Opinion ID: 2508357
Heading Depth: 2
Heading Rank: 2

Heading: The People's Bad Faith Use of Inconsistent Theories Deprived Sakarias of Due Process, Requiring Vacation of His Death Sentence

Text: Petitioners both claim Ipsen's inconsistent attribution of the three hatchet-blade blows deprived them of due process. The Attorney General contends the use of inconsistent arguments at separate trials is permissible provided a prosecutor does not argue something that the prosecutor knows to be false. For reasons explained below, we conclude that fundamental fairness does not permit the People, without a good faith justification, to attribute to two defendants, in separate trials, a criminal act only one defendant could have committed. By doing so, the state necessarily urges conviction or an increase in culpability in one of the cases on a false factual basis, a result inconsistent with the goal of the criminal trial as a search for truth. At least where, as in Sakarias's case, the change in theories between the two trials is achieved partly through deliberate manipulation of the evidence put before the jury, the use of such inconsistent and irreconcilable theories impermissibly undermines the reliability of the convictions or sentences thereby obtained. In short, in the absence of a good faith justification, [c]ausing two defendants to be sentenced to death by presenting inconsistent arguments in separate proceedings ... undermines the fairness of the judicial process and may precipitate inappropriate results. (Poulin, Prosecutorial Inconsistency, Estoppel, and Due Process: Making the Prosecution Get Its Story Straight (2001) 89 Cal.
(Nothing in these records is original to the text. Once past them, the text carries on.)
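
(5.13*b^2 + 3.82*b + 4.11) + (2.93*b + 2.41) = 5.13*b^2 + 6.75*b + 6.52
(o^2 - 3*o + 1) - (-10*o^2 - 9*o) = 11*o^2 + 6*o + 1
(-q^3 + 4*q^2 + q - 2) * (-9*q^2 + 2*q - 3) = 9*q^5 - 38*q^4 + 2*q^3 + 8*q^2 - 7*q + 6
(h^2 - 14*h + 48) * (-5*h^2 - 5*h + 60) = -5*h^4 + 65*h^3 - 110*h^2 - 1080*h + 2880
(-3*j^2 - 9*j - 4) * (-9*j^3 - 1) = 27*j^5 + 81*j^4 + 36*j^3 + 3*j^2 + 9*j + 4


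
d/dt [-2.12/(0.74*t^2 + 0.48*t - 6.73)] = (3.1376*t + 1.0176)/(0.74*t^2 + 0.48*t - 6.73)^2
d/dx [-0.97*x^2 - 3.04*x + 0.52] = -1.94*x - 3.04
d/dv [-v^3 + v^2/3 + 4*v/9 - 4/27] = -3*v^2 + 2*v/3 + 4/9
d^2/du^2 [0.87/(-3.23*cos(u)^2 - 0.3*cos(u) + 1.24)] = (36.306492*(1 - cos(u)^2)^2 + 2.52909*cos(u)^3 + 32.169642*cos(u)^2 - 4.73454*cos(u) - 43.43214)/(3.23*cos(u)^2 + 0.3*cos(u) - 1.24)^3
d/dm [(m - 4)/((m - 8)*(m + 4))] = (-m^2 + 8*m - 48)/(m^4 - 8*m^3 - 48*m^2 + 256*m + 1024)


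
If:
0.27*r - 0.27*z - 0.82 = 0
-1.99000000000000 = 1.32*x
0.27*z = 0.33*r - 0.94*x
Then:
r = -37.29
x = -1.51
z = -40.32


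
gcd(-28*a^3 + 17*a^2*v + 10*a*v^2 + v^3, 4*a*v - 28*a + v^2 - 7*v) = 4*a + v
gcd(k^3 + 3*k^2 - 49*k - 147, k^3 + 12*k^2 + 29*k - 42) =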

L.Rev. 1423, 1425 (hereafter Prosecutorial Inconsistency ).) We also conclude, however, that where, as here, the available evidence points clearly to the truth of one theory and the falsity of the other, only the defendant against whom the false theory was used can show constitutionally significant prejudice. For that reason, we conclude that Sakarias, but not Waidla, is entitled to relief on his petition.